The Florida Judicial Qualifications Commission has issued him a suspension for four months, as well as a fine and mental health counseling for anger management. Frankly I’m surprised they didn’t make him step down. They should have.
The reason Judge Murphy got into a fistfight with the public defender is that the public defender was refusing to waive his clients’ right to a speedy trial. In Florida, every defendant was the right to a speedy trial, meaning their case must go to trial within 90 days if they are charged with a misdemeanor, or 175 days if they are charged with a felony. The defendant has the option to waive that right, but only the defendant (through the advice of their attorney) can make that decision. Not the judge or the prosecutor.
The right to a speedy trial is contained in the Sixth Amendment to the Constitution. Some people think it was derived from the Magna Carta, or even earlier. The point of the right to a speedy trial is to prevent the government from arresting someone and holding them in jail (or on bail / pre-trial release where a single slip-up can land them in jail) awaiting trial indefinitely.
Choosing to not waive the right to a speedy trial has several strategic advantages as well as disadvantages. It shortens the time for the prosecutor to gather evidence and witnesses, and put on their trial. If a witness can’t make the trial date the case can’t be rescheduled outside the speedy trial window. This can sometimes create situations where essential witnesses are unavailable for trial, and so the prosecution cannot prove their case.
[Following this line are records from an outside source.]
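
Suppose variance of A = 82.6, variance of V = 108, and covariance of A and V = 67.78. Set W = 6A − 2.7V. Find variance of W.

variance of W = 1564.848

variance of W = a²·variance of A + b²·variance of V + 2ab·covariance of A and V with a = 6, b = -2.7.
= 6²·82.6 + (-2.7)²·108 + 2·6·(-2.7)·67.78
= 2973.6 + 787.32 + (-2196.072) = 1564.848.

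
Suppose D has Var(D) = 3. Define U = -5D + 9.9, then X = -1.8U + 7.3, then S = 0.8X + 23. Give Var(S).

Var(U) = (-5)²·3 = 75.
Var(X) = (-1.8)²·75 = 243.
Var(S) = 0.8²·243 = 155.52.

Var(S) = 155.52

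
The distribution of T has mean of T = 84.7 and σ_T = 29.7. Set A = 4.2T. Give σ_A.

A = 4.2T is linear with a = 4.2, b = 0.
σ_A = |a|·σ_T = |4.2|·29.7 = 124.74.

σ_A = 124.74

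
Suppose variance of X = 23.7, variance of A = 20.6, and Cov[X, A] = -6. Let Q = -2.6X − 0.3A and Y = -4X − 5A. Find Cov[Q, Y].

By bilinearity, Cov[Q, Y] = ac·variance of X + bd·variance of A + (ad+bc)·Cov[X, A], with a=-2.6, b=-0.3, c=-4, d=-5.
ac·variance of X = (-2.6)·(-4)·23.7 = 246.48
bd·variance of A = (-0.3)·(-5)·20.6 = 30.9
(ad+bc)·Cov[X, A] = (14.2)·(-6) = -85.2
Cov[Q, Y] = 246.48 + 30.9 + (-85.2) = 192.18.

Cov[Q, Y] = 192.18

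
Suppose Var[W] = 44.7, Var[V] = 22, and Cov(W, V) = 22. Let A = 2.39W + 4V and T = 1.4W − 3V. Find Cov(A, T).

By bilinearity, Cov(A, T) = ac·Var[W] + bd·Var[V] + (ad+bc)·Cov(W, V), with a=2.39, b=4, c=1.4, d=-3.
ac·Var[W] = 2.39·1.4·44.7 = 149.5662
bd·Var[V] = 4·(-3)·22 = -264
(ad+bc)·Cov(W, V) = (-1.57)·22 = -34.54
Cov(A, T) = 149.5662 + (-264) + (-34.54) = -148.9738.

Cov(A, T) = -148.9738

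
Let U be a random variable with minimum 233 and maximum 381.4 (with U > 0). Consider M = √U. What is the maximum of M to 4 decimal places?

√U is increasing on this domain, so max(M) comes from max(U) = 381.4: max(M) = √(381.4) ≈ 19.5295.

max(M) = 19.5295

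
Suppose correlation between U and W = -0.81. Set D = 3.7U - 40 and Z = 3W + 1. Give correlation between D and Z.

Linear rescalings preserve correlation up to sign; here the slopes 3.7 and 3 have the same sign, so correlation between D and Z = correlation between U and W = -0.81.

correlation between D and Z = -0.81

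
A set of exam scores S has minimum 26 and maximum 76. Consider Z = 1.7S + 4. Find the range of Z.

Range of S = 76 − 26 = 50.
Range(Z) = |a|·Range(S) = |1.7|·50 = 85.

Range(Z) = 85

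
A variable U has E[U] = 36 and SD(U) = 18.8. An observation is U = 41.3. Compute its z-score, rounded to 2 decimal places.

z = 0.28

z = (U − E[U]) / SD(U) = (41.3 − 36) / 18.8 ≈ 0.28.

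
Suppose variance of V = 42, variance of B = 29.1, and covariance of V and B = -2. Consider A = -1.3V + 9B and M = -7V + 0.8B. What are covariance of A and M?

covariance of A and M = 719.8

By bilinearity, covariance of A and M = ac·variance of V + bd·variance of B + (ad+bc)·covariance of V and B, with a=-1.3, b=9, c=-7, d=0.8.
ac·variance of V = (-1.3)·(-7)·42 = 382.2
bd·variance of B = 9·0.8·29.1 = 209.52
(ad+bc)·covariance of V and B = (-64.04)·(-2) = 128.08
covariance of A and M = 382.2 + 209.52 + 128.08 = 719.8.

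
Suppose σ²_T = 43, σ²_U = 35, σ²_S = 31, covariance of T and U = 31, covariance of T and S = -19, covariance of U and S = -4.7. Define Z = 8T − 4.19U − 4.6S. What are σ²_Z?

σ²_Z = a²·σ²_T + b²·σ²_U + c²·σ²_S + 2ab·covariance of T and U + 2ac·covariance of T and S + 2bc·covariance of U and S, with a = 8, b = -4.19, c = -4.6.
= 2752 + 614.4635 + 655.96 + (-2078.24) + 1398.4 + (-181.1756)
= 3161.4079.

σ²_Z = 3161.4079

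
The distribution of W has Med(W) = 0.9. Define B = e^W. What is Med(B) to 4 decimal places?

Med(B) = 2.4596

e^W is monotone on this domain, so Med(B) = exp(0.9) ≈ 2.4596.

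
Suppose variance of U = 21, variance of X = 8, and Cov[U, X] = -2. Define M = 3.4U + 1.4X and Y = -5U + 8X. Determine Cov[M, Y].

By bilinearity, Cov[M, Y] = ac·variance of U + bd·variance of X + (ad+bc)·Cov[U, X], with a=3.4, b=1.4, c=-5, d=8.
ac·variance of U = 3.4·(-5)·21 = -357
bd·variance of X = 1.4·8·8 = 89.6
(ad+bc)·Cov[U, X] = (20.2)·(-2) = -40.4
Cov[M, Y] = -357 + 89.6 + (-40.4) = -307.8.

Cov[M, Y] = -307.8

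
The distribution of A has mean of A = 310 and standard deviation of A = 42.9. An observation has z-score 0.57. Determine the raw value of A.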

For the public defenders (who handle a high volume of cases) it also means that cases don’t hang around their office and clog up their schedules.
There are disadvantages to not waiving the right to a speedy trial. Waiving the right gives the attorney more time to research legal issues about the case, talk to witnesses, and gather favorable evidence, so they the attorney can file a motion to dismiss or a motion to suppress evidence if it’s warranted. From the prosecutor’s perspective criminal cases often don’t get better with age – witnesses forget things or change addresses.
Ultimately it’s up to the defendant to decide whether or not to waive the right. Not the judge. So while it’s bad that Judge Murphy got into a fight with the public defender, to me it’s even worse that the judge thought it was his right to tell the attorney to waive the defendant’s fundamental, constitutionally-guaranteed right to a speedy trial.